Kelley v. Lowder's Heirs

243 P.2d 1006 | Okla. | 1952

PER CURIAM.

E. N. Kelley filed this action on July 8, 1949, to quiet title and recover possession of lots 1 and 2, block 2, Subers Addition to the city of Edmond, Oklahoma. He also prayed for judgment for rents claimed to be due from Charles Lowder and wife.

On January 27, 1950, the court sustained a demurrer of the defendants Charles Lowder and wife to the second amended petition of plaintiff and entered an order dismissing the action. The case was dismissed upon the ground that plaintiff’s cause of action was barred by the statutes of limitation. The plaintiff had elected to stand upon his second amended petition and has appealed from the order sustaining the demurrer and dismissing the case.

The record lodged in this court is denominated “Transcript and Case-*391Made.” We conclude that the record is a transcript of the record and not a case-made. This disposes of the contention that the case-made was not properly served. In Jones v. State, 9 Okla. Cr. 189, 130 P. 1178, our Criminal Court of Appeals defined a “case-made” and a “transcript of the record” in the following language in the second syllabus:

“A ‘case-made’ consists of those things which transpired in court during the trial, and which are not a part of the record, while a ‘transcript of the record’ contains everything of which the clerk is required to make a record.”

In Meeks v. Oklahoma National Bank of Skiatook, 129 Okla. 280, 264 P. 609, it was said in the first syllabus:

“The record proper in a civil action consists of the petition, answer, reply, demurrer, process, rules, order and judgment, and the action of the court in sustaining a motion for judgment on the pleadings may be reviewed on the transcript of the record where it appears from the judgment itself that it was rendered upon the pleadings.”

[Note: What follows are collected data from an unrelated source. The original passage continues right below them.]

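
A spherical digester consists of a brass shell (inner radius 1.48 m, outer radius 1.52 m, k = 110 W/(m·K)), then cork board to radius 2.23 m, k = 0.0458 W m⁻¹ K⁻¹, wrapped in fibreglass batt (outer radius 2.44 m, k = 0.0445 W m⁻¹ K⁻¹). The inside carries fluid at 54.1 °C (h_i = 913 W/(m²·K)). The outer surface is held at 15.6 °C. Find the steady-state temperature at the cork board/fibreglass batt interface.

Resistance network (inner→outer):
  R_conv,in = 1/(4πr²h) = 1/(4π·1.48²·913) = 3.979×10^-5 K/W
  R_brass = (1/1.48 − 1/1.52)/(4πk) = 0.01778/(4π·110) = 1.286×10^-5 K/W
  R_cork board = (1/1.52 − 1/2.23)/(4πk) = 0.2095/(4π·0.0458) = 0.3639 K/W
  R_fibreglass batt = (1/2.23 − 1/2.44)/(4πk) = 0.03859/(4π·0.0445) = 0.06902 K/W
ΣR = 3.979×10^-5 + 1.286×10^-5 + 0.3639 + 0.06902 = 0.4330 K/W
Q = ΔT/ΣR = (54.1 °C − 15.6 °C)/0.4330 = 88.91 W
From the inner boundary to the cork board/fibreglass batt interface, ΣR_partial = 0.3640 K/W.
T_interface = T_in − Q·ΣR_partial = 54.1 °C − (88.91)(0.3640) = 21.7 °C

T = 21.7 °C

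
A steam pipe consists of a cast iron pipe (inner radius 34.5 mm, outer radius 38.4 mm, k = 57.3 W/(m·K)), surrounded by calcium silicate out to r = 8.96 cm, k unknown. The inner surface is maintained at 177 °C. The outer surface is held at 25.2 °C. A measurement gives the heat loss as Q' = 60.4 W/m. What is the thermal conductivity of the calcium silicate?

k = 0.0537 W/m·K

ΣR = ΔT/Q' = |177 − 25.2|/60.4 = 2.513 m·K/W
Known resistances:
  R'_cast iron = ln(0.0384/0.0345)/(2πk) = 0.1071/(2π·57.3) = 2.975×10^-4 m·K/W
R_calcium silicate = ΣR − ΣR_known = 2.513 − 2.975×10^-4 = 2.513 m·K/W
ln(r₂/r₁)/(2πk) = 2.513 ⇒ k = 0.8473/(2π·2.513) = 0.0537 W/m·K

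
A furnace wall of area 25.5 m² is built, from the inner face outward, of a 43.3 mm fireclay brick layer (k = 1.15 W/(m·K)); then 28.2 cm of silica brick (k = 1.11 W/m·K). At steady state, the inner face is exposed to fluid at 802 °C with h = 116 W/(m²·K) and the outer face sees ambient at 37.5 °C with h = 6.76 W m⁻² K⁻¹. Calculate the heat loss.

Resistance network (inner→outer):
  R_conv,in = 1/(hA) = 1/(116·25.5) = 3.381×10^-4 K/W
  R_fireclay brick = L/(kA) = 0.0433/(1.15·25.5) = 0.001477 K/W
  R_silica brick = L/(kA) = 0.282/(1.11·25.5) = 0.009963 K/W
  R_conv,out = 1/(hA) = 1/(6.76·25.5) = 0.005801 K/W
ΣR = 3.381×10^-4 + 0.001477 + 0.009963 + 0.005801 = 0.01758 K/W
Q = ΔT/ΣR = (802 °C − 37.5 °C)/0.01758 = 43500 W

Q = 43500 W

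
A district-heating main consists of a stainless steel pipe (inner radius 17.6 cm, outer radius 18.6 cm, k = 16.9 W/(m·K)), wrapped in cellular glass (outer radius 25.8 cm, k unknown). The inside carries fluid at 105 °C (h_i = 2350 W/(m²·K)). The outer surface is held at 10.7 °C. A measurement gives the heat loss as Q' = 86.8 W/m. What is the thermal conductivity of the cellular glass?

ΣR = ΔT/Q' = |105 − 10.7|/86.8 = 1.086 m·K/W
Known resistances:
  R'_conv,in = 1/(2πr h) = 1/(2π·0.176·2350) = 3.848×10^-4 m·K/W
  R'_stainless steel = ln(0.186/0.176)/(2πk) = 0.05526/(2π·16.9) = 5.204×10^-4 m·K/W
R_cellular glass = ΣR − ΣR_known = 1.086 − 9.052×10^-4 = 1.085 m·K/W
ln(r₂/r₁)/(2πk) = 1.085 ⇒ k = 0.3272/(2π·1.085) = 0.0480 W/m·K

k = 0.0480 W/m·K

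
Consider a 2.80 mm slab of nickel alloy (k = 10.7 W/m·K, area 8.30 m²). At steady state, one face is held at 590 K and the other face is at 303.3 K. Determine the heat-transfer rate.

Q = 9090 kW

Q = kA·ΔT/L = 10.7 × 8.30 × |590 K − 303.3 K| / 0.00280 = 9.09×10^6 W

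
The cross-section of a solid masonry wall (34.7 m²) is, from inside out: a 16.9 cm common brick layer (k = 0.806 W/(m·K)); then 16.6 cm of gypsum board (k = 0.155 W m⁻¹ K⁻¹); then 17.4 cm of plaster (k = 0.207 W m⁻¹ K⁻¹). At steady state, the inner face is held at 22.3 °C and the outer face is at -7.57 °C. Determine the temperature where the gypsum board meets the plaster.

T = 4.27 °C

Resistance network (inner→outer):
  R_common brick = L/(kA) = 0.169/(0.806·34.7) = 0.006043 K/W
  R_gypsum board = L/(kA) = 0.166/(0.155·34.7) = 0.03086 K/W
  R_plaster = L/(kA) = 0.174/(0.207·34.7) = 0.02422 K/W
ΣR = 0.006043 + 0.03086 + 0.02422 = 0.06112 K/W
Q = ΔT/ΣR = (22.3 °C − -7.57 °C)/0.06112 = 488.7 W
From the inner boundary to the gypsum board/plaster interface, ΣR_partial = 0.03690 K/W.
T_interface = T_in − Q·ΣR_partial = 22.3 °C − (488.7)(0.03690) = 4.27 °C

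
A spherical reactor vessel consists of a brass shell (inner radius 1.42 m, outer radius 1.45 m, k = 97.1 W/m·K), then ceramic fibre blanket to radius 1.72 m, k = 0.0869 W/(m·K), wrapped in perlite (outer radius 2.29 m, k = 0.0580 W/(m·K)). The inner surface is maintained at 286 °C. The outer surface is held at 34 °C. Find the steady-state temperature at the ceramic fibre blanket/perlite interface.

Treat each layer as a resistance in series:
  R_brass = (1/1.42 − 1/1.45)/(4πk) = 0.01457/(4π·97.1) = 1.194×10^-5 K/W
  R_ceramic fibre blanket = (1/1.45 − 1/1.72)/(4πk) = 0.1083/(4π·0.0869) = 0.09914 K/W
  R_perlite = (1/1.72 − 1/2.29)/(4πk) = 0.1447/(4π·0.0580) = 0.1986 K/W
ΣR = 1.194×10^-5 + 0.09914 + 0.1986 = 0.2978 K/W
Q = ΔT/ΣR = (286 °C − 34 °C)/0.2978 = 846.2 W
From the inner boundary to the ceramic fibre blanket/perlite interface, ΣR_partial = 0.09915 K/W.
T_interface = T_in − Q·ΣR_partial = 286 °C − (846.2)(0.09915) = 202 °C

T = 202 °C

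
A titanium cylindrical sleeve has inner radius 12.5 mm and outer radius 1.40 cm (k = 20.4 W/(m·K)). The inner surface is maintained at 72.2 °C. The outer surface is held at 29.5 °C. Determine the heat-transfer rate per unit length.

Q' = 48.3 kW/m

Q' = 2πk·ΔT/ln(r₂/r₁) = 2π × 20.4 × 42.7 / ln(0.0140/0.0125) = 48300 W/m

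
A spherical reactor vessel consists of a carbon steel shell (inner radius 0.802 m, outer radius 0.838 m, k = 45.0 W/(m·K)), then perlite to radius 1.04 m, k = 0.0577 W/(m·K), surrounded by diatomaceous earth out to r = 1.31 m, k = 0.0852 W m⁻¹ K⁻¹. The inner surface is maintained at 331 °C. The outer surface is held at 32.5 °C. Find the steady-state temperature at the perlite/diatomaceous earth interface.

Series thermal resistances, inner to outer:
  R_carbon steel = (1/0.802 − 1/0.838)/(4πk) = 0.05357/(4π·45.0) = 9.472×10^-5 K/W
  R_perlite = (1/0.838 − 1/1.04)/(4πk) = 0.2318/(4π·0.0577) = 0.3197 K/W
  R_diatomaceous earth = (1/1.04 − 1/1.31)/(4πk) = 0.1982/(4π·0.0852) = 0.1851 K/W
ΣR = 9.472×10^-5 + 0.3197 + 0.1851 = 0.5049 K/W
Q = ΔT/ΣR = (331 °C − 32.5 °C)/0.5049 = 591.2 W
From the inner boundary to the perlite/diatomaceous earth interface, ΣR_partial = 0.3198 K/W.
T_interface = T_in − Q·ΣR_partial = 331 °C − (591.2)(0.3198) = 142 °C

T = 142 °C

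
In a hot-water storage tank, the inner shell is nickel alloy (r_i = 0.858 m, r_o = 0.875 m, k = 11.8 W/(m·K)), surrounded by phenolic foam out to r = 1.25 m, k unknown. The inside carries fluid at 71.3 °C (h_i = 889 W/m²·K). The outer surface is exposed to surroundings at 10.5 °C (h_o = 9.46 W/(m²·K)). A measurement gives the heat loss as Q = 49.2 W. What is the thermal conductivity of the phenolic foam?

ΣR = ΔT/Q = |71.3 − 10.5|/49.2 = 1.236 K/W
Known resistances:
  R_conv,in = 1/(4πr²h) = 1/(4π·0.858²·889) = 1.216×10^-4 K/W
  R_nickel alloy = (1/0.858 − 1/0.875)/(4πk) = 0.02264/(4π·11.8) = 1.527×10^-4 K/W
  R_conv,out = 1/(4πr²h) = 1/(4π·1.25²·9.46) = 0.005384 K/W
R_phenolic foam = ΣR − ΣR_known = 1.236 − 0.005658 = 1.230 K/W
(1/r₁−1/r₂)/(4πk) = 1.230 ⇒ k = 0.3429/(4π·1.230) = 0.0222 W/m·K

k = 0.0222 W/m·K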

It is clear, from the record and from the order and judgment itself, that it was rendered on the pleadings. No evidence was introduced, and we think the record before us clearly is a transcript of the record.

This action was filed July 8, 1949, alleging that the plaintiff owned the above described land by reason of a resale tax deed issued to him May 26, 1942, and recorded June 12, 1942. It will be noted that slightly more than seven years had elapsed between the recording of the resale tax deed held by plaintiff and the filing of this action.

The plaintiff does not deny that his second amended petition shows that more than two years had elapsed between the recording of his resale tax deed and the filing of this action, but claims that Charles Lowder and wife are not the former owners of the land and have no legal or equitable title or interest therein, and are not qualified to plead the statutes of limitations. Subd. 3, §93, 12 O. S. 1941, dealing with limitation of real actions, is as follows:

“An action for the recovery of real property sold for taxes, within two years after the date of the recording of the tax deed.”

This provision was amended by the 1949 Legislature by making the limitation five years.

We are of the opinion that Charles Lowder and wife, as defendants, had a right to 'demur to the petition of plaintiff and to plead the statute of limitations, since the petition showed on its face that the plaintiff’s claim was barred. In Owens v. Luckett, 192 Okla. 685, 139 P. 2d 806, it is announced in the second syllabus:

“Where a petition shows upon its face that the action brought is barred by the statutes of limitation, and the plaintiff pleads the saving provision of 12 O. S. 1941 §100, to toll the statute, the burden is upon the plaintiff to properly allege facts sufficient to toll the statute and to prove facts sufficient to toll the statute by competent testimony.” (Citing Owens v. Clark, 154 Okla. 108, 6 P. 2d 755.)

In Lawyer v. Crowe Coal Co. et al., 196 Okla. 465, 166 P. 2d 1009, it was held that the holder of a resale tax deed must commence an action for possession within two years from the date such deed is recorded, citing Lane v. Bass, 193 Okla. 682, 146 P. 2d 563. Under the ruling in Owens v. Luckett, supra, plaintiff’s second amended petition was subject to a demurrer, because it did not contain any allegation of fact which could have been relied upon to toll the statute of limitations. The court required Charles Lowder and wife to pay into court the amount necessary to redeem the land, and that was done, as shown by the order of the trial judge entered February 6, 1950.

Since we have concluded that plaintiff’s cause of action was barred by the two-year statute of limitations, and that he pleaded no facts to toll the statute, we find no error in the action *392of the trial court in sustaining the demurrer of the defendants and dismissing plaintiff's suit; and it is not necessary to discuss any other issues raised by the plaintiff. The judgment of the trial court is therefore affirmed.

This, court acknowledges the services of Attorneys T. W. Arrington, A. E. Montgomery, and Charles H. March, who as Special Masters aided in the preparation of this opinion. These attorneys were recommended by the Oklahoma Bar Association, approved by the Judicial Council, and appointed by the Court.

ARNOLD, C.J., HALLEY, V. C. J., and CORN, JOHNSON, and O’NEAL, JJ., concur. WELCH, GIBSON, and DA-VISON, JJ., concur in conclusion.